Despite Ed Miliband's recent commitment to tackle high-cost credit, the signs were that Labour were shying away from a ‘credit cap' to limit the amount that predatory lenders could charge for loans. How nice, for once, to have your expectations exceed by politicians!
Together with the recent proposals announced in the Budget and proposals to deliver financial services through the Post Office, all four of the Better Banking Coalition's proposals are now (more or less) included in Labour's manifesto.
Labour have said they will:
- Find ways to increase the contribution banks make to support community lenders, such as credit unions and Community Development Finance Institutions (CDFIs) through regulation and taxes.

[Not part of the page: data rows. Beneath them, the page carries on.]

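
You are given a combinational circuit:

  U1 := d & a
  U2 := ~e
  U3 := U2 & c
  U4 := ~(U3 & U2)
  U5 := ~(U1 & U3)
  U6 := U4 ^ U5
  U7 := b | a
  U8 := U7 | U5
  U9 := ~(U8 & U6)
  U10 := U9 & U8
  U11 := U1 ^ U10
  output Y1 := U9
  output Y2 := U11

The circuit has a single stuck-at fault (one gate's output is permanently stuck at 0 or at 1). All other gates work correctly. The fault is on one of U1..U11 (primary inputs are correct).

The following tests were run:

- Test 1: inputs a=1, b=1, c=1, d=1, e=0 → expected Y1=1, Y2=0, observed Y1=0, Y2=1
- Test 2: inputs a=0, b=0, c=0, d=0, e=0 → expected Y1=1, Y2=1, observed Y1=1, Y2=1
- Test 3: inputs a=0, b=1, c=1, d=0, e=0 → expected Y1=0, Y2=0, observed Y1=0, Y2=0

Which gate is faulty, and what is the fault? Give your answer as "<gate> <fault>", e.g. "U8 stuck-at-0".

Fault-free values for test 1 (a=1, b=1, c=1, d=1, e=0): U1=1, U2=1, U3=1, U4=0, U5=0, U6=0, U7=1, U8=1, U9=1, U10=1, U11=0, giving Y1=1, Y2=0. Observed Y1=0, Y2=1.
Test 1: faults giving observed Y1=0, Y2=1 are {U4 stuck-at-1, U5 stuck-at-1, U6 stuck-at-1, U9 stuck-at-0}.
Test 2 (a=0, b=0, c=0, d=0, e=0): fault-free U1=0, U2=1, U3=0, U4=1, U5=1, U6=0, U7=0, U8=1, U9=1, U10=1, U11=1 → Y1=1, Y2=1; observed Y1=1, Y2=1. Eliminates U6 stuck-at-1, U9 stuck-at-0.
Test 3 (a=0, b=1, c=1, d=0, e=0): fault-free U1=0, U2=1, U3=1, U4=0, U5=1, U6=1, U7=1, U8=1, U9=0, U10=0, U11=0 → Y1=0, Y2=0; observed Y1=0, Y2=0. Eliminates U4 stuck-at-1.
Only U5 stuck-at-1 is consistent with every test.

U5 stuck-at-1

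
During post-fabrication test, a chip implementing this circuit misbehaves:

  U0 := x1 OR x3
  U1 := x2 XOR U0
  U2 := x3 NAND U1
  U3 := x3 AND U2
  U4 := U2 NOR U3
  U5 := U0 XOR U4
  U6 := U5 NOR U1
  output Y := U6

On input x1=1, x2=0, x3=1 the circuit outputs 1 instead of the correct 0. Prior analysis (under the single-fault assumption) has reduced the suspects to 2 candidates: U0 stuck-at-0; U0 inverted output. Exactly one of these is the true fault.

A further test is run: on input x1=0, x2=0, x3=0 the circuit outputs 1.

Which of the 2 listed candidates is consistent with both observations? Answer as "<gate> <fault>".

Evaluate each candidate on input x1=0, x2=0, x3=0:
  U0 stuck-at-0: U0=0 [stuck-at-0], U1=0, U2=1, U3=0, U4=0, U5=0, U6=1 → 1 — matches
  U0 inverted output: U0=1 [inverted output], U1=1, U2=1, U3=0, U4=0, U5=1, U6=0 → 0 — eliminated
Only U0 stuck-at-0 reproduces the observed 1.

U0 stuck-at-0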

- Require banks to publish information about who they are providing services to (geographic and demographic)
- Clamp down on high cost credit charges
In practice this could easily mean; a Community Reinvestment Act, a levy on bank profits, a credit cap and transparency over financial service provision.
Of course, the commitments are to ‘find ways', not to go ahead and actually do it. So even if Labour wins the election, we will need to work hard to ensure that these commitments are not diluted by those who oppose genuine bank reform. But the aim is clear and the commitment to achieve what we want to see is unambiguous. And anyway, we've got to be pragmatic... if there's another, better, way to achieve our goals, then that's fine. It's about the outcome, not how we get there.
And that's probably as good (if not better) than we could have hoped for.